There is no doubt that the walled town formed part of a much larger settlement. The suburban area immediately to the west of the walled town and Billing Brook is dominated by the pottery industry; many kilns have been identified, typically dating from the late 2nd to early 4th centuries AD. North of the river Nene there was an extensive and predominantly industrial suburb, now known as Normangate Field.
Where did Durobrivae “Fit”
We know this was an important industrial area in pre Roman times and a number of circular features both within the town walls and to the south of the town point to prehistoric activity. The Water Newton Treasure discovered in 1975 dates to the late 3rd or 4th century and suggests a wealthy Christian community. It seems likely that as our knowledge of the site grows we will see evolution of the site from Iron Age right through to Anglo Saxon times.
The first Roman military presence in the area was at Longthorpe, nearer the modern centre of Peterborough. A fort was established there a few years after the 43AD invasion and this would have formed part of the northern frontier. Within about 30 years, as the route north was consolidated, a bridge over the Nene and its flood meadows was built to the west. It is likely that the fort at Durobrivae was directly associated with the construction and defence of this improved crossing – but may have been quite short lived.
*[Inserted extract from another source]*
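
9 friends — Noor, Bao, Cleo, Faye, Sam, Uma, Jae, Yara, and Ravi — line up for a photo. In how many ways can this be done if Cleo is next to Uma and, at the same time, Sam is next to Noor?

20160

Treat {Cleo,Uma} as one block (2 orders) and {Sam,Noor} as another (2 orders).
That leaves 7 units to arrange: 2 × 2 × 7! = 4 × 5040 = 20160.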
Durobrivae was a hub for transport routes in the east of Britain. It sat on the main north-south route, Ermine Street. King Street branched into Lincolnshire just north of the river Nene. The Fen Causeway provided a route east to Norfolk. The south west gate of Durobrivae was for the road to Irchester and ultimately to Wimbourne in Dorset (first established as a military route in about 45AD).
Whilst Durobrivae was categorised in Roman times as a “small town”, it is the largest town in this class. And the presence of public buildings and the extensive industrial suburbs indicate far greater scale and significance. It is also suggested that the huge Praetorium at nearby Castor was a major administrative centre for the fenland area.
The fine pottery produced in Durobrivae and its suburbs from the 2nd to the 4th century is known as Nene Valley Colour Coated Ware (or Castor Ware). It is prevalent in the Fens but is found across much of Britain. Grey wares and mortaria were also produced in volume.
Why is Durobrivae Important?
Durobrivae itself is a significant Roman town which has been little disturbed either by modern construction or by excavation. Along with its hinterland, which is rich in agricultural and industrial sites, there is scope to develop a new level of understanding of urban growth and economics during the Roman period.
A major initiative to extend our understanding of Durobrivae is underway. It is hoped that funding can be obtained to undertake a series of minimally invasive surveys of both the town itself and the surrounding areas. This will be undertaken through a combination of professional and amateur archaeologists.